Sunday, 4 November 2012

Shintaro Ishihara

It is not often you can conclusively point the finger at one man and blame him for the woes of a nation. Yet, here in Japan, we have a contender: step forward and take a bow, Shintaro Ishihara.


Up until last Wednesday he was the governor of Tokyo, quite possibly the most important political position after the prime ministership. However, after a run of 13 years he quit in order to found a new political party and run for the Diet, the Japanese parliament. Given that he is somewhere to the right of Texas in his extreme, conservative nationalism, it is highly unlikely he will become prime minister come the next election. He could though, become a 'shadow shogun', a behind the scenes kingmaker, who may well decide who does get the top job. He is also 80 so his ambitions are necessarily constrained and may explain his abrupt decision last week; it is, essentially, now or never.
My preference would be for the latter, but then again, I don't get to vote.
Besides having been governor, Ishihara is also a best selling author, film director, former journalist who covered the Vietnam War, an unapologetic racist, and, it would seem, politically (if not completely) senile. Earlier this year he announced that the Tokyo metropolitan government, at his behest, would buy the Senkaku Islands (the Daioyu Islands to the Chinese, Tioayutai Islands to the Taiwanese, or "those feckin rocks" to Cian). The islands form a rough apex between China, Taiwan and the Okinawa islands in southern Japan.
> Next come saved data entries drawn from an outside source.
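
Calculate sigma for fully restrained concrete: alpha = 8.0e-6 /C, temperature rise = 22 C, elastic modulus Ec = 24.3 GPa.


sigma = alpha * dT * Ec
= 8.0e-6 * 22 * 24.3 * 1000
= 4.277 MPa

4.277


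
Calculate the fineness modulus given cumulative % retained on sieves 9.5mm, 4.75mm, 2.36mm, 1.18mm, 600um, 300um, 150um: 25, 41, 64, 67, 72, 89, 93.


FM = sum(cumulative % retained) / 100
= 451 / 100
= 4.51

4.51


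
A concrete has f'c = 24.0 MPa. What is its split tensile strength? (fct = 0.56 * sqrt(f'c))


fct = 0.56 * sqrt(24.0)
= 0.56 * 4.899
= 2.743 MPa

2.743


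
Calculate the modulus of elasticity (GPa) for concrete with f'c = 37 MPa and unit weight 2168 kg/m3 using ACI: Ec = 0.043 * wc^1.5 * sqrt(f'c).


Ec = 0.043 * 2168^1.5 * sqrt(37) / 1000
= 26.4 GPa

26.4


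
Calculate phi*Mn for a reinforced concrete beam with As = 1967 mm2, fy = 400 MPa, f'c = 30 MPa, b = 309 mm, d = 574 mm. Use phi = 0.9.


a = As * fy / (0.85 * f'c * b)
= 1967 * 400 / (0.85 * 30 * 309)
= 99.8541 mm
Mn = As * fy * (d - a/2) / 10^6
= 412.3406 kN-m
phi*Mn = 0.9 * 412.3406 = 371.11 kN-m

371.11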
They are actually 1,900 kilometres from Tokyo, but to Ishihara that's the sort of bureaucratic nitpicking that have laid this once great nation so low.
After the second world war the islands were administered by the US, but following the reversion of Okinawa to Japanese sovereignty in 1972, the islands were returned to their private owners. At the time China contested this but weren't willing to force the issue as, well, this was 1972, Mao was in charge and the country was walking that fine line between state led second world power, and one rice crop failure away from third world famine.
Anyway, Ishihara is as anti-Sino as they come, (and lately they have been coming in droves), and his bid to buy the islands was widely seen as deliberate provocation to the powers that be in Beijing. Thus, the Japanese government, fearful of what he might do should the sale go through (probably borrow some neon signs from Shinjuku and erect a 100 meter display saying "Eat this, Mao spawn!"),  hastily stepped in and used ¥2.05 billion of my, my wife's and the rest of the Japanese taxpayer's money to buy the islands.
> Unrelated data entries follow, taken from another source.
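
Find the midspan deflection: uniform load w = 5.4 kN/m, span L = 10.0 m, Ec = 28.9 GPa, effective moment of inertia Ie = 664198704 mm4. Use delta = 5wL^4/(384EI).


Convert: L = 10.0 m = 10000 mm, Ec = 28.9 GPa = 28900 MPa
delta = 5 * 5.4 * 10000^4 / (384 * 28900 * 664198704)
= 36.63 mm

36.63


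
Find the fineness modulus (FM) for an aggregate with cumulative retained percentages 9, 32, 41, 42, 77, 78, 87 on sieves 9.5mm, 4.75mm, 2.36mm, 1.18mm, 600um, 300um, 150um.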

And this effectively nationalized them.
And this in turn sent the Chinese ballistic. Japanese stores and factories were ransacked and burnt down, workers at Japanese factories rioted, Japanese made cars were thrashed, and thousands tried to storm the Japanese embassy in Beijing. Throughout all this the Chinese authorities stood idly by, but rather less idly encouraged an armada of fishing boats to steam for the islands as well as dispatching numerous coast guard ships to enforce their territorial claim on the Senkakus. Sorry, Daioyus.
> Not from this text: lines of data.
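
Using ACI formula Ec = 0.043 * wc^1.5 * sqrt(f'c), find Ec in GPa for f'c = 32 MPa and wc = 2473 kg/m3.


Ec = 0.043 * 2473^1.5 * sqrt(32) / 1000
= 29.91 GPa

29.91


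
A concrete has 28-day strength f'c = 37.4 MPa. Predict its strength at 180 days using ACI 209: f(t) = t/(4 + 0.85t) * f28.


f(180) = 180 / (4 + 0.85 * 180) * 37.4
= 180 / 157.0 * 37.4
= 42.88 MPa

42.88


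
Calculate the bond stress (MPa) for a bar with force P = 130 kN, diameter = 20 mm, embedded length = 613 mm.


u = P / (pi * db * ld)
= 130 * 1000 / (pi * 20 * 613)
= 3.375 MPa

3.375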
The authorities also took less overt but equally effective measures. Japanese imports were subject to strict customs checks; minor mistakes on the paperwork resulted in either cargo ships of good being sent back across the Japan Sea. Sorry, East China Sea.
Bowing to the inevitable various Chinese airlines terminated air routes to regional airports all across Japan while Chinese tourists cancelled their holidays en masse. All in all it was a concerted and pointed display of economic muscle, a rumbling reminder of who the big boy is in Asia now.
And it was all too painfully effective.



Exports to China fell by 14% in the month of September, and as the dispute continues with no end in sight, Cian reckons it will knock 0.8% of Japanese GDP for this year. For individual companies, the damage has been even more severe. Toyota has just reported a 40% drop in Chinese car sales while Sharp and Panasonic have announced billion dollar losses, with Sharp teetering on the verge of bankruptcy. Up here in Hokkaido we are not immune either. Tourism and agriculture, the two mainstays of the island economy have been particularly hard hit. According to 'De Paper', reservations by Chinese tourists are down 70%, and food exports are down by 40%.
And all because of the nationalistic hubris of a vain glorious old man. Yet Ishihara is not even a bit apologetic. Rather he believes Japan needs to be 'strong again' and berates the younger generation of politicians for not doing their fair share of geo-political weight training. And yes, that is a fairly stretched simile.
Anyway, for a country with the myriad of problems Japan faces, the last thing it needs is somebody like Ishihara gunning for glory, but this, unfortunately, fearfully even, is what we may well end up with.